On attend toujours d’une rentrée littéraire qu’elle nous révèle une voix, un style, un incontestable talent. Ce fut le cas en 2014 du roman d’un inconnu, Edouard Louis et son « En finir avec Eddy Bellegueule ». Cette fois, c’est une femme qui a les faveurs de notre enthousiasme. Certes, avec neuf ouvrages au compteur, cette enseignante marseillaise de 48 ans, Emmanuelle Bayamack-Tam, n’est pas un perdreau de rentrée. Mais son nom reste inconnu du grand public.
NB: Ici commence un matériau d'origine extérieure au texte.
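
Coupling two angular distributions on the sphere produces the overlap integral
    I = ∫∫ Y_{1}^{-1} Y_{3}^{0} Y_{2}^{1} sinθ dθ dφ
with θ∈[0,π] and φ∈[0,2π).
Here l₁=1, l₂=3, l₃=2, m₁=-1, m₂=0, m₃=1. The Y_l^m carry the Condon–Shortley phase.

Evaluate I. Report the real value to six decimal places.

0.143048

m-sum 0 ✓  L=6 even ✓  2≤2≤4 ✓
Π(2lᵢ+1) = 3×7×5 = 105
triangle coeff Δ(1,3,2) = 1/105
Σ_t [1,1]: t=1:−1/4 = -1/4
(3j)²=3/35 [(1 3 2; 0 0 0)], sign=-1
Σ_t [2,2]: t=2:+1/12 = 1/12
(3j)²=1/35 [(1 3 2; -1 0 1)], sign=-1
⇒ 4πI² = 9/35
I = (+1)√(9/35/(4π)) = 0.14304817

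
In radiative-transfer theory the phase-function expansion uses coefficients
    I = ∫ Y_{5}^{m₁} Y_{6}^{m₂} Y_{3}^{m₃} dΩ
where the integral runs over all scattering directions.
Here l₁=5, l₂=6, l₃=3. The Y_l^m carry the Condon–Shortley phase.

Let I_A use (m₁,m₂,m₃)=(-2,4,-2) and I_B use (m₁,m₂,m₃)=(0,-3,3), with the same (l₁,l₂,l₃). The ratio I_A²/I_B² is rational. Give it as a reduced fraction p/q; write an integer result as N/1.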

Voici le roman qui devrait mettre en lumière cette alchimiste, maniant comme personne l’acide sulfurique et l’humour. L’ouvrage s’appelle « Je viens » et raconte, à trois voix, la destinée d’une petite fille noire adoptée par un couple incestueux dans une famille riche. La grand-mère, Nelly, a été une gloire du music-hall. Son mari, Charlie, panique à l’idée que cette gamine sera l’héritière du clan. L’enfant se nomme Charonne. Elle est obèse et grandit au fil du récit. Ses parents adoptifs, Gladys et Régis, BCBG bon teint qui courent les trekkings, n’avaient pas prévu qu’elle noircirait autant. Ils ramènent la gamine à l’aide sociale. Sans succès. La famille Meuriant sera obligée de faire avec cette tare qui, par-dessus le marché, s’amourache du fils des jardiniers. Je viens est un roman qui provoque une jubilation totale. Et Charonne, l’axe d’une critique étincelante de notre monde, de ses ratés et de ses hypocrisies. C’est franc, c’est cru, c’est tranchant. Et surtout, comme s’écrie Gladys, c’est « péril en la demeure » à tous les étages. Molière aurait adoré.
Le Parisien, Janvier 2015
Le nouveau roman d’Emmanuelle Bayamak-Tam s’appelle Je viens. Il est de la même et belle veine que Si tout n’a pas péri avec mon innocence qui lui avait valu le prix Ouest-France/Étonnants Voyageurs en 2013, aujourd’hui réédité en Folio. Dans Je viens, on retrouve une jeune fille en marche vers la vie... Emmanuelle Bayamak-Tam, 48 ans dont dix-huit à publier des romans chez POL, agrégée de lettres modernes qui vit et enseigne en région parisienne, excelle dans l’accompagnement de l’esprit qui vient aux filles comme dans l’évocation des relations qui font une famille. La culpabilité, les remords et les regrets, valent autant que l’amour et l’égoïsme... On entend d’abord la voix de Charonne, à peu près noire et tout à fait grosse : elle ne s’aime guère aux premiers jours de sa conscience mais elle va relever le défi de son existence... Elle se pense l’enfant d’un viol et elle n’ignore pas que ses parents adoptifs veulent se débarrasser d’elle.
Les femmes ont la parole
Comment s’aimer soi-même et se construire une personnalité heureuse alors qu’on vit dans une famille déglinguée qui vous rejette ? Charonne prendra les choses en mains sans pleurnicher : elle trouvera en elle et à l’écoute de Marvin Gaye la clef de son destin. Elle sera star. Les hommes sont essentiels à l’intrigue de la vie mais ils font un peu de la figuration dans ce roman où l’on retrouve en toile de fond le Marseille petit-bourgeois des origines de l’auteure. Ce sont les femmes qui ont la parole. Trois femmes en lutte contre les impuissances auxquelles le sort pourrait les condamner. Après Charonne, on entend donc Nelly sa grand-mère, tout habillée encore de sa beauté d’hier. Femme amoureuse, elle verra en Charonne la beauté qui lui viendra quand sa volonté la transfigurera... La troisième voix du récit sera celle de Gladys, la mère de Charonne. Ses confidences boucleront la boucle de l’adolescence de sa fille... Ces trois femmes n’avaient pas grand-chose en commun. C’est une enfant qui ne correspondait pas aux canons de leurs espoirs qui va lier leur histoire. Rien ne s’est finalement passé comme prévu. Mais les malentendus de la vie, c’est ça la vie.
Hervé BERTHO, Ouest France. , Janvier 2015.